McDonald v. Santa Fe Trail Transportation
427 U.S. 273; 96 S. Ct. 2574; 49 L. Ed. 2d 493 (1976)

  • McDonald, Laird and Jackson worked for Santa Fe. They were suspected of stealing some items Santa Fe was transporting. Santa Fe fired McDonald and Laird (both white), but did not fire Jackson (who was black).
  • McDonald sued under the Civil Rights Act of 1866 (42 U.S.C. 1981) and the Civil Rights Act of 1964 (42 U.S.C. 2000) claiming that there was discrimination on Santa Fe's practices.

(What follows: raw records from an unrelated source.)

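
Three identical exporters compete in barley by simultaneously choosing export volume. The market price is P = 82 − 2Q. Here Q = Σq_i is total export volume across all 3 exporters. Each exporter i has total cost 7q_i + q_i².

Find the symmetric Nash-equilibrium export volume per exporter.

A representative exporter's profit is π_i = q_i(82 − 2Q) − 7q_i − q_i², with Q = q_i + Σ_{j≠i} q_j.
First-order condition: 75 − 6q_i − 2Σ_{j≠i} q_j = 0.
In a symmetric equilibrium every exporter chooses the same q, so Σ_{j≠i} q_j = 2q. The condition becomes 75 − 10q = 0, giving q = 75/10 = 7.5.

7.5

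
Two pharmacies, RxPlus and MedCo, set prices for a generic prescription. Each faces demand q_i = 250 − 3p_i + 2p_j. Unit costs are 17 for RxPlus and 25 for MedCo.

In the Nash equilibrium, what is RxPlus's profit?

RxPlus's profit: π = (p_{RxPlus} − 17)(250 − 3p_{RxPlus} + 2p_{MedCo}).
∂π/∂p_{RxPlus} = 301 − 6p_{RxPlus} + 2p_{MedCo} = 0 ⇒ p_{RxPlus} = 301/6 + (1/3)p_{MedCo}.
Similarly p_{MedCo} = 325/6 + (1/3)p_{RxPlus}.
Substituting the second reaction function into the first: p_{RxPlus} = 301/6 + (1/3)(325/6 + (1/3)p_{RxPlus}), which gives (8/9)p_{RxPlus} = 614/9 ⇒ p_{RxPlus} = 76.75.
Then p_{MedCo} = 325/6 + (1/3)·76.75 = 79.75.
q_{RxPlus} = 250 − 3·76.75 + 2·79.75 = 179.25.
Profit = (76.75 − 17)·179.25 = 10710.1875.

10710.1875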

    • McDonald argued that 1981, which provides that "all persons shall have the same right to make and enforce contracts as is enjoyed by white citizens," affords protection from racial discrimination in private employment to white persons as well as nonwhites.
  • The Trial Court granted the motion to dismiss. McDonald appealed.
    • The Trial Court found that 1981 was not applicable to charges of racial discrimination against 'white persons'.
  • The Appellate Court affirmed. McDonald appealed.
    • Santa Fe that by operation of the phrase "as is enjoyed by white citizens," 1981 unambiguously limits itself to the protection of nonwhite persons against racial discrimination.
    • Santa Fe argued that the legislative history of the 1981 was primarily concerned with assuring the civil rights of freed slaves, and there was no mention of reverse discrimination.
  • The US Supreme Court reversed and found for McDonald.
    • The US Supreme Court noted that if the situation were reversed, and McDonald had been black, then he would certainly have a strong case.
    • The Court found that 1981 explicitly applies to "all persons" and that should include white persons.
    • In addition, the Court found that while a mechanical reading of the phrase "as is enjoyed by white citizens" would seem to lend support to Santa Fe's reading of the statute, the Court had previously described this phrase simply as emphasizing "the racial character of the rights being protected."
    • The Court looked to the legislative history and found that the bill was initially introduced to "protect all persons in the US...of every race and color." That would seem to include whites.
      • The Court also looked at some transcripts of the floor debate and found that it was generally agreed at the time that the bill protected whites as well as blacks.